The data mining and machine learning landscape have evolved significantly in recent years, driven by the rise of big data and the emergence of complex models. Researchers from the Ministry of Education Key Laboratory of Knowledge Engineering with Big Data at Hefei University of Technology in China are at the forefront, focusing on knowledge graph construction, multimodal fusion, and AutoGL techniques.
In a special issue aimed at exploring the latest trends, challenges, and applications in data mining and machine learning within the context of big knowledge and large models, researchers are invited to contribute original research articles, reviews, and short communications. The goal is to push the boundaries of these fields and uncover novel methodologies, theoretical insights, experimental results, and practical applications.

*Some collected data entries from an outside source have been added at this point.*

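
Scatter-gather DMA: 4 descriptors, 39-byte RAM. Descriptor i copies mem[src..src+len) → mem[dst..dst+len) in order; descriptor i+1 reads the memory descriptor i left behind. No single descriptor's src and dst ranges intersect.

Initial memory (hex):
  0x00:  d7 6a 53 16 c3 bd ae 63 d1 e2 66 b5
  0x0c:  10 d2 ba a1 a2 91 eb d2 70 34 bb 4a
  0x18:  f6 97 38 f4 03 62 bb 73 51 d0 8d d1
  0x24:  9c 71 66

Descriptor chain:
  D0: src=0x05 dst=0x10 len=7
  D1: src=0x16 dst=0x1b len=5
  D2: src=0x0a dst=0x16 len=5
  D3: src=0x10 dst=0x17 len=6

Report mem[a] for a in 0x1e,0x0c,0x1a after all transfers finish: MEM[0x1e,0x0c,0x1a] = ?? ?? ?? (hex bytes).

MEM[0x1e,0x0c,0x1a] = 97 10 d1

  after D0: wrote 7B at 0x10 = bdae63d1e266b5
  after D1: wrote 5B at 0x1b = b54af69738
  after D2: wrote 5B at 0x16 = 66b510d2ba
  after D3: wrote 6B at 0x17 = bdae63d1e266
query mem[0x1e]=0x97, mem[0x0c]=0x10, mem[0x1a]=0xd1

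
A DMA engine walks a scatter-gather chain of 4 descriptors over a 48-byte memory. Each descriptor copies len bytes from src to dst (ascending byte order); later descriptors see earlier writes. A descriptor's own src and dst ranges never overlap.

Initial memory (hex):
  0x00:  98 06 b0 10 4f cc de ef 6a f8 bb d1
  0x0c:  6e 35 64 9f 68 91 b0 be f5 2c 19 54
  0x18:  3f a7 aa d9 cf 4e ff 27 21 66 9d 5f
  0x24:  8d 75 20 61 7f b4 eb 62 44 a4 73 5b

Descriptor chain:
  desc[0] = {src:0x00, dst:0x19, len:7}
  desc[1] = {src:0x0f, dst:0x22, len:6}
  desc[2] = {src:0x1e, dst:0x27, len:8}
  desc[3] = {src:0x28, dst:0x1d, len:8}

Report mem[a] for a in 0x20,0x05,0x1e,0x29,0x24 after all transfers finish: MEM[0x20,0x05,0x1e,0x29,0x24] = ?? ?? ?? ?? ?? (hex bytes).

MEM[0x20,0x05,0x1e,0x29,0x24] = 9f cc 21 21 5b

#0 dst[0x19+7] := {0x98,0x06,0xb0,0x10,0x4f,0xcc,0xde}
#1 dst[0x22+6] := {0x9f,0x68,0x91,0xb0,0xbe,0xf5}
#2 dst[0x27+8] := {0xcc,0xde,0x21,0x66,0x9f,0x68,0x91,0xb0}
#3 dst[0x1d+8] := {0xde,0x21,0x66,0x9f,0x68,0x91,0xb0,0x5b}
query mem[0x20]=0x9f, mem[0x05]=0xcc, mem[0x1e]=0x21, mem[0x29]=0x21, mem[0x24]=0x5b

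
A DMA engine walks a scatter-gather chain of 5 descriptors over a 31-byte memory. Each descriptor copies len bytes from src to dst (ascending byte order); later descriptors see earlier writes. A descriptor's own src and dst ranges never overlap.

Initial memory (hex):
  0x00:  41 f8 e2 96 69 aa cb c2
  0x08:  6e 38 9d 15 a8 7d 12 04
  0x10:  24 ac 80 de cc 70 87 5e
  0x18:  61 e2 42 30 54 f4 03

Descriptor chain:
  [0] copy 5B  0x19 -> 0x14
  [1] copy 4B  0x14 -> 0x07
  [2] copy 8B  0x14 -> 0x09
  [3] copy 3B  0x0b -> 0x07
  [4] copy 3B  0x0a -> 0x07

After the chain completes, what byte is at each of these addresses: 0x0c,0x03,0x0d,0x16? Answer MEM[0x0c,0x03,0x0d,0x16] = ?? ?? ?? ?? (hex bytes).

[0] 0x19->0x14 len=5 : e2 42 30 54 f4
[1] 0x14->0x07 len=4 : e2 42 30 54
[2] 0x14->0x09 len=8 : e2 42 30 54 f4 e2 42 30
[3] 0x0b->0x07 len=3 : 30 54 f4
[4] 0x0a->0x07 len=3 : 42 30 54
query mem[0x0c]=0x54, mem[0x03]=0x96, mem[0x0d]=0xf4, mem[0x16]=0x30

MEM[0x0c,0x03,0x0d,0x16] = 54 96 f4 30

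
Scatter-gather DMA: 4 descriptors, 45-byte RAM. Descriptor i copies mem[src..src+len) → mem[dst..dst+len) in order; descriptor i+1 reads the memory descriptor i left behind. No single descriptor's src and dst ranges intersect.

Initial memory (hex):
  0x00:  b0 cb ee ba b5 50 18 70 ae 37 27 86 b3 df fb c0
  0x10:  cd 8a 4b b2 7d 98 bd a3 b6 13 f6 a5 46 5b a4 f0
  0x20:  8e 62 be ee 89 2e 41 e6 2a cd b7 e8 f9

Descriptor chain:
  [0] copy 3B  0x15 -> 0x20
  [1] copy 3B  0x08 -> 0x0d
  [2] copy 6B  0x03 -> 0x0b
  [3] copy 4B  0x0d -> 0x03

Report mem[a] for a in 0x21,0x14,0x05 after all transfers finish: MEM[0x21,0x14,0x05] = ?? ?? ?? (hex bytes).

D0: mem[0x20..0x22] <- [98 bd a3]
D1: mem[0x0d..0x0f] <- [ae 37 27]
D2: mem[0x0b..0x10] <- [ba b5 50 18 70 ae]
D3: mem[0x03..0x06] <- [50 18 70 ae]
query mem[0x21]=0xbd, mem[0x14]=0x7d, mem[0x05]=0x70

MEM[0x21,0x14,0x05] = bd 7d 70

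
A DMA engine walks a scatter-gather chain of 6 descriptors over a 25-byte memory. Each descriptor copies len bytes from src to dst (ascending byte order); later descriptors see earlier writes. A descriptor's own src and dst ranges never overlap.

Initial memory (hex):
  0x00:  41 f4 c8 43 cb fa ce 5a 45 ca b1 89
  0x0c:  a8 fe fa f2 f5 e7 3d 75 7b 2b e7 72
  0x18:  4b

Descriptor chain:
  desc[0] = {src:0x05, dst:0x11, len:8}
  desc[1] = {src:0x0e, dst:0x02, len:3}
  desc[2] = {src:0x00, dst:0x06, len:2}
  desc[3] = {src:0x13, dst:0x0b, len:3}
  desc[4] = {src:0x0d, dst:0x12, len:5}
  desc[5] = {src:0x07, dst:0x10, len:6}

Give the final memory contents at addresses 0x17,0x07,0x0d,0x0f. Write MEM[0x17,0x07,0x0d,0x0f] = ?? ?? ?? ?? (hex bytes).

MEM[0x17,0x07,0x0d,0x0f] = 89 f4 ca f2

D0: mem[0x11..0x18] <- [fa ce 5a 45 ca b1 89 a8]
D1: mem[0x02..0x04] <- [fa f2 f5]
D2: mem[0x06..0x07] <- [41 f4]
D3: mem[0x0b..0x0d] <- [5a 45 ca]
D4: mem[0x12..0x16] <- [ca fa f2 f5 fa]
D5: mem[0x10..0x15] <- [f4 45 ca b1 5a 45]
query mem[0x17]=0x89, mem[0x07]=0xf4, mem[0x0d]=0xca, mem[0x0f]=0xf2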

Manuscripts can be submitted online through the designated website. Submitted papers should not have been published previously or be under consideration elsewhere. The journal, Mathematics, is an international peer-reviewed open-access publication from MDPI. Accepted papers will be published continuously and listed on the special issue website.
Authors are encouraged to adhere to the submission guidelines, ensuring that manuscripts are well-formatted, use good English, and align with the focus keywords of data mining and machine learning. The Article Processing Charge (APC) for publication is 2600 CHF (Swiss Francs), with the option for authors to utilize MDPI’s English editing service.
The evolving landscape of data mining and machine learning presents both challenges and opportunities for researchers worldwide. By contributing to this special issue, experts can share their insights and advancements, driving innovation in the era of big knowledge and large models.